- Born: Hamish Ian Mackintosh 26 July 1940 Inverness, Inverness-shire, Scotland, UK
- Disappeared: 7 July 1979 (aged 38) Gulf of Alaska, Alaska, US
- Status: Presumed dead
- Education: Inverness Royal Academy; Britannia Royal Naval College;
- Occupations: Author, Royal Navy officer
- Spouse: Sharron Carter
- Children: 2
- Allegiance: United Kingdom
- Branch: Royal Navy
- Service years: 1958–1976
- Rank: Lieutenant Commander

= Ian Mackintosh =

British Royal Navy officer and writer

Lieutenant Commander Hamish Ian Mackintosh, (26 July 1940 - disappeared 7 July 1979) was a Scottish Royal Navy officer, a writer of thriller novels, and a screenwriter for British television.

==Early life, education and family==
Ian Mackintosh was born on 26 July 1940 to Annie (née Lawrie) and James Mackintosh. He was born in Inverness but raised primarily in Tain, a small town in the Scottish Highlands. His mother was a governess and his father was an officer in the Royal Navy. Educated at Inverness Royal Academy, Mackintosh initially applied to join the Fleet Air Arm as a pilot but was rejected due to poor eyesight; a subsequent application to join the Royal Air Force was also rejected for the same reason. After spending an additional year at school, Mackintosh applied for entry to Britannia Royal Naval College in 1958 to train as a Royal Navy officer and was accepted.
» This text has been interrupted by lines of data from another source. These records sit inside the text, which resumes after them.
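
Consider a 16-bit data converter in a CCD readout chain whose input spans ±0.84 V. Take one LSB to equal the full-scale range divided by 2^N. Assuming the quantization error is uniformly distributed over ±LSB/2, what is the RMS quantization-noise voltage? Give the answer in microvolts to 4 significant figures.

Span: 0.84 V − (-0.84 V) = 1.68 V.
One LSB is 1.68 V / 65536 = 25.6348 µV.
V_rms = LSB/√12 = 25.6348 µV / √12 = 7.400 µV.

7.400 µV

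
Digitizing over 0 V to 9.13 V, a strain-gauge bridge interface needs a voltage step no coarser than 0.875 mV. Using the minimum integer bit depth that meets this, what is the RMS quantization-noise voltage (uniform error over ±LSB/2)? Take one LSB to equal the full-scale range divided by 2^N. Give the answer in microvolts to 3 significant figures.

Full-scale range = 9.13 V.
Levels needed ≥ 9.13/0.875 mV = 10430. 2^14 = 16384 suffices, so N_min = 14.
One LSB is 9.13 V / 16384 = 0.55725 mV.
V_rms = LSB/√12 = 161 µV.

161 µV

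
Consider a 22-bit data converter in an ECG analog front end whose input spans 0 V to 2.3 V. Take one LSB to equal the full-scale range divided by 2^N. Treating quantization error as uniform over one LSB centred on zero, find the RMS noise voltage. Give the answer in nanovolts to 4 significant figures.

158.3 nV

V_FS = 2.3 V.
LSB = 2.3 V ÷ 2^22 = 2.3/4194304 V = 0.548363 µV.
V_rms = LSB/√12 = 0.548363 µV / √12 = 158.3 nV.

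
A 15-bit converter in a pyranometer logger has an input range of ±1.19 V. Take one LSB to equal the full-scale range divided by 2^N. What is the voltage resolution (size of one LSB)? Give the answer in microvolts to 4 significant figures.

Span: 1.19 V − (-1.19 V) = 2.38 V.
2^15 = 32768 levels.
LSB = 2.38 V / 2^15 = 72.63 µV.

72.63 µV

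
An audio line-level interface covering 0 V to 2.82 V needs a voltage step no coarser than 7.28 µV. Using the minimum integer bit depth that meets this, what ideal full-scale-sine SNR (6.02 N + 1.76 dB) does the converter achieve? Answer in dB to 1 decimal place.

Span = 2.82 V.
Levels needed ≥ 2.82/7.28 µV = 387400. 2^19 = 524288 suffices, so N_min = 19.
6.02(19) + 1.76 = 116.14 dB.

116.1 dB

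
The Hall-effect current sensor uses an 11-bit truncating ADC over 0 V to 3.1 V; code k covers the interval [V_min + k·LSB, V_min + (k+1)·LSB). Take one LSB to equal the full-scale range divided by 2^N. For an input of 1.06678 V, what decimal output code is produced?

Span = 3.1 V. LSB = 3.1 V / 2^11 ≈ 1.514 mV.
(V_in − V_min) × 2^11/range = (1.06678 − (0)) × 2048/3.1 = 704.763.
Floor → code = 704.

704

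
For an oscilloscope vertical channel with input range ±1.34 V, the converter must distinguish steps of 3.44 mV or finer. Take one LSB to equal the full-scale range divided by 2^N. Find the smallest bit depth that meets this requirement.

10 bits

Full-scale range = 1.34 V − (-1.34 V) = 2.68 V.
Levels needed ≥ 2.68/3.44 mV = 779.1. 2^10 = 1024 suffices, so N_min = 10.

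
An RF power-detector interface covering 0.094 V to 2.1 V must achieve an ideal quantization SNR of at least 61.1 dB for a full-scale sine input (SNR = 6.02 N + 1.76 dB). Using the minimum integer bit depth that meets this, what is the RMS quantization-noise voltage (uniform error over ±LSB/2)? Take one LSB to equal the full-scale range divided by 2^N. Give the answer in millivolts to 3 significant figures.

0.566 mV

Full-scale range = 2.1 V − (0.094 V) = 2.006 V.
Solving 6.02 N ≥ 61.1 − 1.76: N ≥ 9.857. Round up → N = 10.
LSB = 2.006 V / 2^10 = 1.9590 mV.
σ_q = LSB/√12 = 1.9590 mV/3.4641 = 0.566 mV.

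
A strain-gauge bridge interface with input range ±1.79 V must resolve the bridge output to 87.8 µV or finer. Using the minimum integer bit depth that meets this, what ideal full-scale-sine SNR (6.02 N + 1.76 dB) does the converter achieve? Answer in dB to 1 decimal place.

Range = 1.79 − (-1.79) = 3.58 V.
Need 2^N ≥ 3.58 V / 87.8 µV = 40770 → N_min = 16.
6.02(16) + 1.76 = 98.08 dB.

98.1 dB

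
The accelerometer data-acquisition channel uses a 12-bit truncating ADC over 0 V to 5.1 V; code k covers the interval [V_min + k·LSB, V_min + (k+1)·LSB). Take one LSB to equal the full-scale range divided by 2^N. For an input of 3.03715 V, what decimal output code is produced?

Full-scale range = 5.1 V. LSB = 5.1 V / 2^12 ≈ 1.245 mV.
(V_in − V_min) × 2^12/range = (3.03715 − (0)) × 4096/5.1 = 2439.248.
Floor → code = 2439.

2439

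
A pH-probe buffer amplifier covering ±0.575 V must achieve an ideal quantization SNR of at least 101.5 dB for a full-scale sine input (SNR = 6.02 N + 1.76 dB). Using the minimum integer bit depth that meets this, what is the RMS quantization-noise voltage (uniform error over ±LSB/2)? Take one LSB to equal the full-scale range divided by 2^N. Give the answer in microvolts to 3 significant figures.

2.53 µV

Span: 0.575 V − (-0.575 V) = 1.15 V.
N ≥ (101.5 − 1.76)/6.02 = 16.568 → N_min = 17.
Step size = 1.15/131072 V = 8.7738 µV.
V_rms = LSB/√12 = 2.53 µV.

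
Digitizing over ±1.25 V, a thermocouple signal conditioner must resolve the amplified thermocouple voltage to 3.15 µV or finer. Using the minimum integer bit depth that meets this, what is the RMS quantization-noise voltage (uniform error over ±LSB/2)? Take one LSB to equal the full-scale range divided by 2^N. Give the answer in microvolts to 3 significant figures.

0.688 µV

Full-scale range = 1.25 V − (-1.25 V) = 2.5 V.
2.5 V / 3.15 µV = 793700. Since 2^19 = 524288 and 2^20 = 1048576, N = 20.
LSB = 2.5 V ÷ 2^20 = 2.5/1048576 V = 2.3842 µV.
RMS noise = LSB/√12 = 0.688 µV.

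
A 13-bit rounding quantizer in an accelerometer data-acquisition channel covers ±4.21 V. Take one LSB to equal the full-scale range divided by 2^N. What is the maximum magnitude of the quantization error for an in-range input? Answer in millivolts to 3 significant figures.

Range = 4.21 − (-4.21) = 8.42 V.
LSB = 8.42 V ÷ 2^13 = 8.42/8192 V = 1.0278 mV.
|e|_max = LSB/2 = 0.514 mV.

0.514 mV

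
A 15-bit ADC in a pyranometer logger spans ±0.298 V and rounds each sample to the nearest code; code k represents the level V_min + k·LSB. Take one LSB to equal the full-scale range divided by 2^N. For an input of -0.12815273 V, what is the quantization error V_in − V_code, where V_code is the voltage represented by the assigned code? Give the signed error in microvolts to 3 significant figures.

The full-scale span is 0.298 − (-0.298) = 0.596 V. LSB = 0.596 V / 2^15 ≈ 18.19 µV.
Position in LSBs: (-0.12815273 − (-0.298)) × 32768/0.596 = 9338.1801; rounding gives k = 9338.
V_code = V_min + k × range/2^15 = -0.298 + 9338 × 0.596/32768 = -0.12815600586 V.
e = -0.12815273 − (-0.12815600586) = +3.28 µV.

+3.28 µV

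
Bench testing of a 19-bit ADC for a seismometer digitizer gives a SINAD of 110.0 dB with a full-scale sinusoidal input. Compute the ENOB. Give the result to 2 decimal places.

ENOB = (110.0 − 1.76)/6.02 = 17.9801 bits.

17.98 bits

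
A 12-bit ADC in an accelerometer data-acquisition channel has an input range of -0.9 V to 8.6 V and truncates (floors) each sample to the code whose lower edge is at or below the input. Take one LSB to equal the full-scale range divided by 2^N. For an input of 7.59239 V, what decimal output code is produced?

3661

Full-scale range = 8.6 V − (-0.9 V) = 9.5 V. LSB = 9.5 V / 2^12 ≈ 2.319 mV.
V_in − V_min = 7.59239 − (-0.9) = 8.49239 V.
Divide by LSB: 8.49239 × 4096/9.5 = 3661.5610.
Truncating gives code 3661.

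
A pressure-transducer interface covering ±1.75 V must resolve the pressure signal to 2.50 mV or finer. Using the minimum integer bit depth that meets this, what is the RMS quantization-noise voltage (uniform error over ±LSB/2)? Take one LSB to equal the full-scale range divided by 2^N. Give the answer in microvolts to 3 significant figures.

Full-scale range = 1.75 V − (-1.75 V) = 3.5 V.
3.5 V / 2.50 mV = 1400. Since 2^10 = 1024 and 2^11 = 2048, N = 11.
One LSB is 3.5 V / 2048 = 1.7090 mV.
σ_q = LSB/√12 = 1.7090 mV/3.4641 = 493 µV.

493 µV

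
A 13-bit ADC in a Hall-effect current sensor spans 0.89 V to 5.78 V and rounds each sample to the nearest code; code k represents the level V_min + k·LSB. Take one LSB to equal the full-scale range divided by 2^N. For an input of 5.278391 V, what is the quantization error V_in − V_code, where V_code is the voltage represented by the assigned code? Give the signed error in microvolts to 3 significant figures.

The full-scale span is 5.78 − (0.89) = 4.89 V. LSB = 4.89 V / 2^13 ≈ 0.5969 mV.
(5.278391 − (0.89)) / LSB = 4.388391 × 8192/4.89 = 7351.6767. Nearest integer: k = 7352.
V_code = V_min + k × range/2^13 = 0.89 + 7352 × 4.89/8192 = 5.278583984 V.
Error = V_in − V_code = 5.278391 − (5.278583984) = −193 µV.

−193 µV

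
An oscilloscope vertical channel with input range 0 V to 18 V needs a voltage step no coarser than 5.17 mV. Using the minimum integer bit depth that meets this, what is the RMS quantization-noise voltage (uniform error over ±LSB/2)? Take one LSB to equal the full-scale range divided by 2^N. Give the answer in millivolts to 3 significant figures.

1.27 mV

Full-scale range = 18 V.
Need 2^N ≥ 18 V / 5.17 mV = 3482 → N_min = 12.
One LSB is 18 V / 4096 = 4.3945 mV.
σ_q = LSB/√12 = 4.3945 mV/3.4641 = 1.27 mV.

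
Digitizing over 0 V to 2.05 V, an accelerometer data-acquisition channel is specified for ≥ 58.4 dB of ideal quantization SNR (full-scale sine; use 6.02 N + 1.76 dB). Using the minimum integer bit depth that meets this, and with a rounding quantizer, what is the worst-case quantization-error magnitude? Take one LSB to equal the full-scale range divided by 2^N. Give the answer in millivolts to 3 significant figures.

1.00 mV

Range is 2.05 V.
6.02 N + 1.76 ≥ 58.4 gives N ≥ 9.409, so the minimum integer is 10.
One LSB is 2.05 V / 1024 = 2.0020 mV.
Max error for round-to-nearest is LSB/2 = 1.00 mV.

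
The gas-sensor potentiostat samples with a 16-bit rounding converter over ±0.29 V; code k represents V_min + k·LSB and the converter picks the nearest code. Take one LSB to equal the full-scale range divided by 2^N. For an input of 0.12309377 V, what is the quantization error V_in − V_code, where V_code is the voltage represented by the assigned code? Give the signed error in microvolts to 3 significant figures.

The full-scale span is 0.29 − (-0.29) = 0.58 V. LSB = 0.58 V / 2^16 ≈ 8.850 µV.
(V_in − V_min)/LSB = (0.12309377 − (-0.29)) × 65536/0.58 = 46676.7471 → nearest code k = 46677.
V_code = V_min + k × range/2^16 = -0.29 + 46677 × 0.58/65536 = 0.12309600830 V.
e = 0.12309377 − (0.12309600830) = −2.24 µV.

−2.24 µV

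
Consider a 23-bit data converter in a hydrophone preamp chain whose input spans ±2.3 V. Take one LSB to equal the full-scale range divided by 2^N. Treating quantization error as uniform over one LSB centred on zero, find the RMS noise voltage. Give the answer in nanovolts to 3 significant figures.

158 nV

The full-scale span is 2.3 − (-2.3) = 4.6 V.
Step size = 4.6/8388608 V = 0.54836 µV.
For a uniform distribution on [−LSB/2, +LSB/2], V_rms = LSB/√12 = 0.54836 µV/3.4641 = 158 nV.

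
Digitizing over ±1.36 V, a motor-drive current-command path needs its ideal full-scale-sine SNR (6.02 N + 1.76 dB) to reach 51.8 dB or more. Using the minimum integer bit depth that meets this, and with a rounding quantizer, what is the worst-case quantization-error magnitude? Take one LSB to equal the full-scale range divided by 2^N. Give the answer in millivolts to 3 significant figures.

2.66 mV

The full-scale span is 1.36 − (-1.36) = 2.72 V.
Solving 6.02 N ≥ 51.8 − 1.76: N ≥ 8.312. Round up → N = 9.
LSB = 2.72 V / 2^9 = 5.3125 mV.
Half an LSB is 2.66 mV.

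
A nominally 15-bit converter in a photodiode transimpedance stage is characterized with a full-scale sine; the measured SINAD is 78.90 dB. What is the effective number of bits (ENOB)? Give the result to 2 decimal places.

12.81 bits

ENOB = (78.90 − 1.76)/6.02 = 12.8140 bits.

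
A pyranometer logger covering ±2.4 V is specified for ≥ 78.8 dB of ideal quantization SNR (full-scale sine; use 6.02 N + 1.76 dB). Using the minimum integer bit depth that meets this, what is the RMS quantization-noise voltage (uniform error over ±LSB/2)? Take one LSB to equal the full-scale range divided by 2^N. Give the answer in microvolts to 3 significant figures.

169 µV

Full-scale range = 2.4 V − (-2.4 V) = 4.8 V.
N ≥ (78.8 − 1.76)/6.02 = 12.797 → N_min = 13.
LSB = 4.8 V / 2^13 = 0.58594 mV.
σ_q = LSB/√12 = 0.58594 mV/3.4641 = 169 µV.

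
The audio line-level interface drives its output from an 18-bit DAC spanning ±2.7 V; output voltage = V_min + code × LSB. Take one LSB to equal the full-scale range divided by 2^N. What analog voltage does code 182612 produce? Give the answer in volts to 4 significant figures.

1.062 V

Range = 2.7 − (-2.7) = 5.4 V. LSB = 5.4 V / 2^18.
V_out = V_min + code × LSB = -2.7 V + 182612 × 5.4 V / 262144
      = -2.7 V + 3.76169 V = 1.06169 V.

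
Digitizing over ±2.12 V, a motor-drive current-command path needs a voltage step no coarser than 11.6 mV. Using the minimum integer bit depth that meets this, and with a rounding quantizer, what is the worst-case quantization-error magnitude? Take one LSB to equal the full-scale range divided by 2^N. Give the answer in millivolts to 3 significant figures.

Range = 2.12 − (-2.12) = 4.24 V.
Required number of levels: 4.24/11.6 mV = 365.52; smallest N with 2^N ≥ that is 9.
LSB = 4.24 V / 2^9 = 8.2813 mV.
Max error for round-to-nearest is LSB/2 = 4.14 mV.

4.14 mV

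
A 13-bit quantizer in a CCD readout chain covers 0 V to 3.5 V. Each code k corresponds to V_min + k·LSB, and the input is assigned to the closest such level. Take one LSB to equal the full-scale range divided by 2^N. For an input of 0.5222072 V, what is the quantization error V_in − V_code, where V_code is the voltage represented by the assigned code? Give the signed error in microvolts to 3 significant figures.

V_FS = 3.5 V. LSB = 3.5 V / 2^13 ≈ 427.2 µV.
(0.5222072 − (0)) / LSB = 0.5222072 × 8192/3.5 = 1222.2633. Nearest integer: k = 1222.
Reconstructed level: 0 + 1222 × 3.5/8192 V = 0.5220947266 V.
V_in − V_code = 0.5222072 − (0.5220947266) = +112 µV.

+112 µV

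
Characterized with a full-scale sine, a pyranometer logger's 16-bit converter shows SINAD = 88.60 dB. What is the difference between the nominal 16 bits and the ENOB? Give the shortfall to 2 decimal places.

ENOB = (SINAD − 1.76)/6.02 = (88.60 − 1.76)/6.02 = 14.4252 bits.
Lost resolution: 16 − 14.4252 = 1.5748 bits.

1.57 bits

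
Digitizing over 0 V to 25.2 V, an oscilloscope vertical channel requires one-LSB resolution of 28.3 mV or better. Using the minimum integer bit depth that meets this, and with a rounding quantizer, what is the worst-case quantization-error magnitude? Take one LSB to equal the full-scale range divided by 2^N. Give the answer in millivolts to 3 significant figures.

12.3 mV

Span = 25.2 V.
25.2 V / 28.3 mV = 890.5. Since 2^9 = 512 and 2^10 = 1024, N = 10.
Step size = 25.2/1024 V = 24.609 mV.
|e|_max = LSB/2 = 12.3 mV.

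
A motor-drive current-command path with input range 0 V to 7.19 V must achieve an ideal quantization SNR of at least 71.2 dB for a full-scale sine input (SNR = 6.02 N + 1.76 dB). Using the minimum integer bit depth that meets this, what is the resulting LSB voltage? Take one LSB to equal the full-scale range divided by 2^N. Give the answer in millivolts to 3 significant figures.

1.76 mV

Full-scale range = 7.19 V.
Required N = ⌈(71.2 − 1.76)/6.02⌉ = ⌈11.535⌉ = 12.
Step size = 7.19/4096 V = 1.76 mV.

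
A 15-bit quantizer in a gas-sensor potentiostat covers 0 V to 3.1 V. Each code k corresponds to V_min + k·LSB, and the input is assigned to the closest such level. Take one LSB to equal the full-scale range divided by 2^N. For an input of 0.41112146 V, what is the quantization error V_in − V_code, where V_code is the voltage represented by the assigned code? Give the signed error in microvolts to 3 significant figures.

−29.7 µV

Range is 3.1 V. LSB = 3.1 V / 2^15 ≈ 94.60 µV.
(V_in − V_min)/LSB = (0.41112146 − (0)) × 32768/3.1 = 4345.6865 → nearest code k = 4346.
Reconstructed level: 0 + 4346 × 3.1/32768 V = 0.41115112305 V.
V_in − V_code = 0.41112146 − (0.41115112305) = −29.7 µV.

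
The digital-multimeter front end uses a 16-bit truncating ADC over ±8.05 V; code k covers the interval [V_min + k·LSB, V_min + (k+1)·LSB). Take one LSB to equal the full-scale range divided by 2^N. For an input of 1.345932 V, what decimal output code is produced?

38246

Full-scale range = 8.05 V − (-8.05 V) = 16.1 V. LSB = 16.1 V / 2^16 ≈ 245.7 µV.
(V_in − V_min) × 2^16/range = (1.345932 − (-8.05)) × 65536/16.1 = 38246.696.
Floor → code = 38246.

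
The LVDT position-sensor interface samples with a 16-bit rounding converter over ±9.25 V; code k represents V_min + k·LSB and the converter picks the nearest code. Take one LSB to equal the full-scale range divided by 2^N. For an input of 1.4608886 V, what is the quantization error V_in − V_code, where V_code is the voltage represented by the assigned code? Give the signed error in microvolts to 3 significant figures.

+50.3 µV

Range = 9.25 − (-9.25) = 18.5 V. LSB = 18.5 V / 2^16 ≈ 282.3 µV.
(1.4608886 − (-9.25)) / LSB = 10.7108886 × 65536/18.5 = 37943.1781. Nearest integer: k = 37943.
Reconstructed level: -9.25 + 37943 × 18.5/65536 V = 1.4608383179 V.
V_in − V_code = 1.4608886 − (1.4608383179) = +50.3 µV.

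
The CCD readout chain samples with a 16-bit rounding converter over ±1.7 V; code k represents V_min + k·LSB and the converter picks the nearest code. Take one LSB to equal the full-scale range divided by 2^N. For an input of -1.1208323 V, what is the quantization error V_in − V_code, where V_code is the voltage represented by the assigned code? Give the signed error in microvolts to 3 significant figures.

−19.3 µV

Range = 1.7 − (-1.7) = 3.4 V. LSB = 3.4 V / 2^16 ≈ 51.88 µV.
(V_in − V_min)/LSB = (-1.1208323 − (-1.7)) × 65536/3.4 = 11163.6278 → nearest code k = 11164.
V_code = V_min + k × range/2^16 = -1.7 + 11164 × 3.4/65536 = -1.1208129883 V.
Error = V_in − V_code = -1.1208323 − (-1.1208129883) = −19.3 µV.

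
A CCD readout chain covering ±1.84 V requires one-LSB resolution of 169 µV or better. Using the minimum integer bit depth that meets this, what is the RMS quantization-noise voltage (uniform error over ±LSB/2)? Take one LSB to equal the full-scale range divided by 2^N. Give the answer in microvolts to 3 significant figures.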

In September 1969, he married Sharron Carter, daughter of another Royal Navy officer, and they had two daughters; they subsequently divorced.

==Career==
Mackintosh's first novel, A Slaying in September, was published in 1967. He wrote four other original novels between 1967 and 1970; his later books were either based on his television series or were novelizations of televised episodes of his television series.

Whilst serving as a Royal Navy officer, Mackintosh co-created the popular and acclaimed BBC television drama series Warship (1973–1977) and wrote several of its episodes. It was set on board the fictional HMS Hero (F42), which was portrayed by the real Leander-class frigate . Mackintosh was appointed a Member of the Order of the British Empire in the 1976 Birthday Honours on his retirement from the navy. Following the end of Warship he switched to Yorkshire Television, creating and writing most of the episodes of Wilde Alliance, Thundercloud, and The Sandbaggers.

==Disappearance==
On the evening of 7 July 1979, Mackintosh was flying with two others (his girlfriend, Susan Insole, and British Airways captain Graham Barber, who was the pilot) over the Gulf of Alaska in a light aircraft. The plane sent out a distress signal, which was picked up by the United States Coast Guard. The plane's last-known position was searched, but no wreckage of the plane was ever found and its passengers have not been heard from since.

== Bibliography ==
- Mackintosh, Ian. (1978). The Sandbaggers. Corgi Children's.